E’ sempre più vicina la data in cui si riceverà il bollettino MAV in cui si scoprirà l’ammontare della seconda rata della retta universitaria.
Su questa vi sono in giro tante storie e leggende, chi di voi non ha mai sentito qualcuno raccontare: ” il mio amico ha dovuto pagare l’intera somma perchè aveva una macchina” oppure “l’amico di mio nonno non ha pagato nulla perchè era in affitto”… Bene ora poniamo in chiaro alcune cose.

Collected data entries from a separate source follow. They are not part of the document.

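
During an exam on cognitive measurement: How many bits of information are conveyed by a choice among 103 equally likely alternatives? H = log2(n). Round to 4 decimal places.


H = log2(n)
H = log2(103)
= 6.6865


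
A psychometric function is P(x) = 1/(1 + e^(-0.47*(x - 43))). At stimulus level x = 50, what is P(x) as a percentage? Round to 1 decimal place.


P(x) = 1/(1 + e^(-0.47*(50 - 43)))
Exponent = -0.47 * 7 = -3.29
e^(-3.29) = 0.037254
P = 1/(1 + 0.037254) = 0.964084
Percentage = 96.4


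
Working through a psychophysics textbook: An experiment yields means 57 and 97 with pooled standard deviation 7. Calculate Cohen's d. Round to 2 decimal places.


Cohen's d = (M1 - M2) / S_pooled
= (57 - 97) / 7
= -40 / 7
= -5.71


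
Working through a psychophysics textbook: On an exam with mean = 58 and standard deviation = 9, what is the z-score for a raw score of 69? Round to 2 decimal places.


z = (X - mu) / sigma
= (69 - 58) / 9
= 11 / 9
= 1.22


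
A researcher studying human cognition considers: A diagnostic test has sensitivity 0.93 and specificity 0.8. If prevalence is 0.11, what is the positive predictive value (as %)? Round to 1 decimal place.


PPV = (sens * prev) / (sens * prev + (1-spec) * (1-prev))
Numerator = 0.93 * 0.11 = 0.1023
P(positive and no disease) = (1 - spec) * (1 - prev) = (1 - 0.8) * (1 - 0.11) = 0.178
Denominator = 0.1023 + 0.178 = 0.2803
PPV = 0.1023 / 0.2803 = 0.364966
As percentage = 36.5


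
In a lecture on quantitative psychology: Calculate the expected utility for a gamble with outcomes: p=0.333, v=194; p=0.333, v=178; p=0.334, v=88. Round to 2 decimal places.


EU = sum(p_i * v_i)
0.333 * 194 = 64.602
0.333 * 178 = 59.274
0.334 * 88 = 29.392
EU = 64.602 + 59.274 + 29.392
= 153.27


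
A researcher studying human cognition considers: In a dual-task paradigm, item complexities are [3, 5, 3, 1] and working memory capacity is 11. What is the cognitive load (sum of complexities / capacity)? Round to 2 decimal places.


Total complexity = 3 + 5 + 3 + 1 = 12
Load = total / capacity = 12 / 11
= 1.09


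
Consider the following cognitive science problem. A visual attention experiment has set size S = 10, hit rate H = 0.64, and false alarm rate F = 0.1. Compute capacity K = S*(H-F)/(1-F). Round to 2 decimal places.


K = S * (H - F) / (1 - F)
H - F = 0.54
1 - F = 0.9
K = 10 * 0.54 / 0.9
= 6.00


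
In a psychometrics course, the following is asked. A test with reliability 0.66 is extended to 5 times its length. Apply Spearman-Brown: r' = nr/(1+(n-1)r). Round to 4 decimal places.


r_new = n*r / (1 + (n-1)*r)
Numerator = 5 * 0.66 = 3.3
Denominator = 1 + 4 * 0.66 = 3.64
r_new = 3.3 / 3.64
= 0.9066


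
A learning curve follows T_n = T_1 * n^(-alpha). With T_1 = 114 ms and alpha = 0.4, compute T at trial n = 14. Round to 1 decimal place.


T_n = 114 * 14^(-0.4)
14^(-0.4) = 0.347976
T_n = 114 * 0.347976
= 39.7 ms


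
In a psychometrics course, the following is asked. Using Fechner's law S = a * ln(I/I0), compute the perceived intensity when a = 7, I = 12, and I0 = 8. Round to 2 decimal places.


S = 7 * ln(12/8)
I/I0 = 1.5
ln(1.5) = 0.4055
S = 7 * 0.4055
= 2.84


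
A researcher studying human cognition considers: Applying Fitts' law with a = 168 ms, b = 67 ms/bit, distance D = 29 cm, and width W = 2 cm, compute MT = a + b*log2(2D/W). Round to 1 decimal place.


MT = 168 + 67 * log2(2*29/2)
2D/W = 29.0
log2(29.0) = 4.858
MT = 168 + 67 * 4.858
= 493.5 ms


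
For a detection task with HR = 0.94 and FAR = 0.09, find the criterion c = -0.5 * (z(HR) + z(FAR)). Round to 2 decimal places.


c = -0.5 * (z(HR) + z(FAR))
z(0.94) = 1.5548
z(0.09) = -1.3408
c = -0.5 * (1.5548 + -1.3408)
= -0.5 * 0.214
= -0.11


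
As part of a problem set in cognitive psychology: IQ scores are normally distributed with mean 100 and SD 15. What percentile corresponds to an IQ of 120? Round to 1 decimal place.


z = (IQ - mean) / SD
z = (120 - 100) / 15 = 1.3333
Percentile = Phi(1.3333) * 100
Phi(1.3333) = 0.908783
= 90.9


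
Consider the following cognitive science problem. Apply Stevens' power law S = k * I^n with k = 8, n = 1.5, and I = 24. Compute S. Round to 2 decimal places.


S = 8 * 24^1.5
24^1.5 = 117.5755
S = 8 * 117.5755
= 940.60


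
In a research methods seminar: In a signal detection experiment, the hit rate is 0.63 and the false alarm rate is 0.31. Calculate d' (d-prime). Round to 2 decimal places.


d' = z(HR) - z(FAR)
z(0.63) = 0.3319
z(0.31) = -0.4959
d' = 0.3319 - -0.4959
= 0.83


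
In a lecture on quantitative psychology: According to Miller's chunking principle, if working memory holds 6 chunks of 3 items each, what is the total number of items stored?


Total items = chunks * items_per_chunk
= 6 * 3
= 18


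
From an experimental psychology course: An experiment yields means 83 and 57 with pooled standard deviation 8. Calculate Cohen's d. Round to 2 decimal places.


Cohen's d = (M1 - M2) / S_pooled
= (83 - 57) / 8
= 26 / 8
= 3.25


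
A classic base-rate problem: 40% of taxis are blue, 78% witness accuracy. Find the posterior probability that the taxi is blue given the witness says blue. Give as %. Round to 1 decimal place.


P(blue | says blue) = P(says blue | blue)*P(blue) / [P(says blue | blue)*P(blue) + P(says blue | not blue)*P(not blue)]
Numerator = 0.78 * 0.4 = 0.312
False identification = 0.22 * 0.6 = 0.132
P = 0.312 / (0.312 + 0.132)
= 0.312 / 0.444
As percentage = 70.3


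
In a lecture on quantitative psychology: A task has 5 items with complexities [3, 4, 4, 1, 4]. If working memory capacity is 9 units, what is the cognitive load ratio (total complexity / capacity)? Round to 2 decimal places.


Total complexity = 3 + 4 + 4 + 1 + 4 = 16
Load = total / capacity = 16 / 9
= 1.78


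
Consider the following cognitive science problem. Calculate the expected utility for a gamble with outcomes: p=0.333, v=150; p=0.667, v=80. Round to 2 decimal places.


EU = sum(p_i * v_i)
0.333 * 150 = 49.95
0.667 * 80 = 53.36
EU = 49.95 + 53.36
= 103.31


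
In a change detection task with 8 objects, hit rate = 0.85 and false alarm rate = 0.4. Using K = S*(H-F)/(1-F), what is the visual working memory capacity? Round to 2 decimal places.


K = S * (H - F) / (1 - F)
H - F = 0.45
1 - F = 0.6
K = 8 * 0.45 / 0.6
= 6.00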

Prima di tutto per poter pagare adeguatamente al nostro reddito bisognava presentare dei documenti in un Caaf convenzionato (se si voleva avere la consulenza gratuita e la spedizione da parte loro dei documenti all’università) oppure da un privato. Questi documenti variano a seconda della persona e del caso personale, quindi non starò ad indicarlo uno per uno. Ricevuti questi documenti veniva rilasciato una dichiarazione ISEE.
L’ISEE,è l’ indicatore della situazione economica equivalente, è uno strumento che permette di misurare la condizione economica delle famiglie nella Repubblica Italiana. È un indicatore che tiene conto di reddito, patrimonio (mobiliare e immobiliare) e delle caratteristiche di un nucleo familiare (per numerosità e tipologia). Una volta ricevuto dall’università, questa calcola l’ammontare della rata.
Quindi non bisogna credere se vi dicono che: tengono conto del conto in banca, del libretto di risparmio o di altro.
Chiarito questo dubbio non ci resta che aspettare e vedere la bella “sorpresina” che ci faranno… anche perchè ricordate che studiare è un DIRITTO, no?